FDA Issues Guidance for Metformin Use in Renal Impairment


The FDA has issued new guidance for the use of the first-line diabetes drug metformin in patients with renal impairment.

The FDA has issued new guidance for the use of the first-line diabetes drug metformin in patients with renal impairment.

Metformin was approved by the FDA in 1994 for the management of type 2 diabetes. Since its approval, its labeling has warned of a contraindication in elevated serum creatinine (>1.5 mg/dL for males, >1.4 mg/dL for females) due to a risk of lactic acidosis secondary to metformin accumulation.1 Other risk factors for lactic acidosis include contrast dye exposure within 48 hours, chronic or excessive alcohol intake, dehydration, sepsis, acute congestive heart failure, and age.

This absolute contraindication was based on clinical trials of an older biguanide called phenformin, which showed a greater risk of lactic acidosis associated with significant mortality and was subsequently pulled off the market in 1977.2 Although phenformin is no longer available in the United States, it’s still available in European and South American markets.

Notably, the incidence of lactic acidosis associated with metformin is as low as 0.03 cases per 1000 patient-years.

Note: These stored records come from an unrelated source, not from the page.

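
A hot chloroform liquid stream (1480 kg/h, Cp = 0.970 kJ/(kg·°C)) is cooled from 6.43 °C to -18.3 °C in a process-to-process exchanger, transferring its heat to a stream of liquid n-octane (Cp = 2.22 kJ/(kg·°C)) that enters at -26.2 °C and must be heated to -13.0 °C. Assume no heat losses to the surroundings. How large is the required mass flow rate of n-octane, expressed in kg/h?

Heat released by hot stream: Q = 1480 × 0.970 × (6.43 − -18.3) = 35502 kJ/h
Energy balance on cold side (adiabatic exchanger): Q = ṁ_c·Cp_c·(T_c,out − T_c,in)
ṁ_c = 35502 / [2.22 × (-13.0 − -26.2)] = 1211.5 kg/h

ṁ_c = 1210 kg/h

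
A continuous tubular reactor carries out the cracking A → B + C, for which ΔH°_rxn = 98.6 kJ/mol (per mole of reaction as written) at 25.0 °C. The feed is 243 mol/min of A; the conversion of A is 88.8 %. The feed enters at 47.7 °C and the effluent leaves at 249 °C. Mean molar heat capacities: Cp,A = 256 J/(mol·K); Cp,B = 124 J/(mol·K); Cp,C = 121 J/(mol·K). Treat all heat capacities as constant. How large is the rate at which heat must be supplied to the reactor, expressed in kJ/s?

Extent of reaction ξ = 0.888 × 243 = 215.78 mol/min
Reaction term: ξ·ΔH°_rxn = 215.78 × 98.6 = 21276 kJ/min
Sensible, feed 47.7→25 °C: -1412.1 kJ/min
Outlet flows (mol/min): A 27.216, B 215.78, C 215.78
Sensible, products 25→249 °C: 13403 kJ/min
Q = ΔH = 33267 kJ/min = 554.45 kW
Heat supplied = 554.45 kJ/s

Q_in = 554 kJ/s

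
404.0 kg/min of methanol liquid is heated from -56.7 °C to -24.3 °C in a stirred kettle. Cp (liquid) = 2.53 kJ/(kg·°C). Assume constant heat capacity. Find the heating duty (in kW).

Q = 552 kW

Q = ṁ·Cp·ΔT = 404.0 × 2.53 × (-24.3 − -56.7) = 33117 kJ/min
Converting: 33117 / 60 s = 551.94 kW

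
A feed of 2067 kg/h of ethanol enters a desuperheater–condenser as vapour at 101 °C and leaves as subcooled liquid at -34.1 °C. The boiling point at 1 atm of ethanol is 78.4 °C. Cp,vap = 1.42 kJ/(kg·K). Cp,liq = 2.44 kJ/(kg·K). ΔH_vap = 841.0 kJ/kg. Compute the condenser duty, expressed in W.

Q_c = 659000 W

vapour 101→78.4 °C: -32.092 kJ/kg
condensation at 78.4 °C: -841 kJ/kg
liquid 78.4→-34.1 °C: -274.5 kJ/kg
Δh = -32.092 + -841 + -274.5 = -1147.6 kJ/kg
Q = ṁ·Δh = 2067 kg/h × -1147.6 kJ/kg = -2.3721e+06 kJ/h
|Q| = 658.91 kW = 658910 W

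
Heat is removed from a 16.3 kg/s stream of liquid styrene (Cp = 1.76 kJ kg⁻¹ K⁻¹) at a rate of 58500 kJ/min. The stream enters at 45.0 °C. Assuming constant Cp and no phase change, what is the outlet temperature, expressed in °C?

Q = 58500 kJ/min = 975 kJ/s
ΔT = Q/(ṁ·Cp) = 975/(16.3×1.76) = 33.986 K
T_out = 45.0 − 33.986 = 11.014 °C

T_out = 11.0 °C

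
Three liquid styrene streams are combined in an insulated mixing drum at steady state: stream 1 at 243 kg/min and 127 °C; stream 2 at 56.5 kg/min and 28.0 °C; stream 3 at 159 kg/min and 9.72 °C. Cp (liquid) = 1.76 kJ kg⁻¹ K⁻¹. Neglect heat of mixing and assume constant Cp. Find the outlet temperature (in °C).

T_out = 74.1 °C

No heat crosses the boundary, so H_out = H_in.
T_out = Σ ṁᵢCp,ᵢTᵢ / Σ ṁᵢCp,ᵢ
      = 59820 / 806.96 = 74.13 °C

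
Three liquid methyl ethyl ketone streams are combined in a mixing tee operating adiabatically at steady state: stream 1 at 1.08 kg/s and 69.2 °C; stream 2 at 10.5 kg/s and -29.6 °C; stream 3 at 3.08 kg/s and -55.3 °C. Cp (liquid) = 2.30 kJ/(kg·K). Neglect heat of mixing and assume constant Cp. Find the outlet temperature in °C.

T_out = -27.7 °C

Adiabatic, steady state ⇒ Σ ṁᵢCp,ᵢ(T_out − Tᵢ) = 0
T_out = Σ ṁᵢCp,ᵢTᵢ / Σ ṁᵢCp,ᵢ
      = -934.69 / 33.718 = -27.721 °C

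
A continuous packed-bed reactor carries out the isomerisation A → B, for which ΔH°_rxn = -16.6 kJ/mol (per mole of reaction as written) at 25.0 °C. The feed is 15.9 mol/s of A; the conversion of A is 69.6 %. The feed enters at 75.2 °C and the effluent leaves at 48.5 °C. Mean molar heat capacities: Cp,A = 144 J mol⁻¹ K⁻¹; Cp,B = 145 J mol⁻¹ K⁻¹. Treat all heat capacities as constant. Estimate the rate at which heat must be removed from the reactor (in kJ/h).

Q_out = 880000 kJ/h

Extent of reaction ξ = 0.696 × 15.9 = 11.066 mol/s
Reaction term: ξ·ΔH°_rxn = 11.066 × -16.6 = -183.7 kJ/s
Sensible, feed 75.2→25 °C: -114.94 kJ/s
Outlet flows (mol/s): A 4.8336, B 11.066
Sensible, products 25→48.5 °C: 54.066 kJ/s
Q = ΔH = -244.57 kJ/s = -244.57 kW
Heat removed = 880470 kJ/h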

The FDA reviewed several studies to determine whether patients with mild to moderate renal impairment could safely continue on metformin to manage their type 2 diabetes. One of the larger trials reviewed was an observational study of 51,675 type 2 diabetes patients to determine the effect metformin would have on primary outcomes of cardiovascular disease (CVD), all-cause mortality, and acidosis or serious infections with varying degrees of renal function.3

Based on subgroup analyses of patients with varying degrees of renal impairment, the investigators determined that patients with an estimated glomerular filtration rate (eGFR) >45 mL/min/m2 showed no increased risk of CVD, all-cause mortality, acidosis or serious infection and actually showed a reduced risk of all-cause mortality and acidosis or infection. The authors enrolled few patients with an eGFR between 30 mL/min/m2 and 45 mL/min/m2 and made no comment on the drug’s safety or efficacy in this subgroup.

The dosing recommendations suggested by the FDA target eGFR as a more accurate representation of renal status than a single biomarker like serum creatinine. The new recommendations are as follows:

  • Patients with an eGFR ≥60 mL/min/1.73 m2 require no dose adjustments and are able to safely use metformin with annual monitoring.
  • Patients with an eGFR between 45 mL/min/1.73 m2 and 60 mL/min/1.73 m2 may continue treatment but require more frequent renal function monitoring every 3 to 6 months.
  • Patients with moderate chronic kidney disease (eGFR between 30 mL/min/1.73 m2 and 45 mL/min/1.73 m2) aren’t candidates for initiation of metformin, but patients currently maintained on the medication may continue cautiously. The FDA suggests assessing the appropriateness of continuing metformin in this patient population and considering a 50% dose reduction with renal function monitoring every 3 months.
  • The FDA still recommends a contraindication in advanced kidney disease (eGFR <30 mL/min/1.73m2).

It remains to be seen whether more specific dosing recommendations for metformin will be investigated in mild to moderate renal impairment.


  • Glucophage (metformin) [prescribing information]. Princeton, NJ: Bristol-Myers Squibb; Jan 2009.
  • Sogame Y, Kitamura A, Yabuki M, Komuro S, Takano M. Transport of biguanides by human organic cation transporter OCT2. Biomed. Pharmacother. 2013;67: 425-430.
  • Ekström N, Schiöler L, Svensson AM, Eeg-Olofsson K, Miao Jonasson J, Zethelius B, et al. Effectiveness and safety of metformin in 51,675 patients with type 2 diabetes and different levels of renal function: a cohort study from the Swedish National Diabetes Register. BMJ Open. 2012;2.pii:e001076.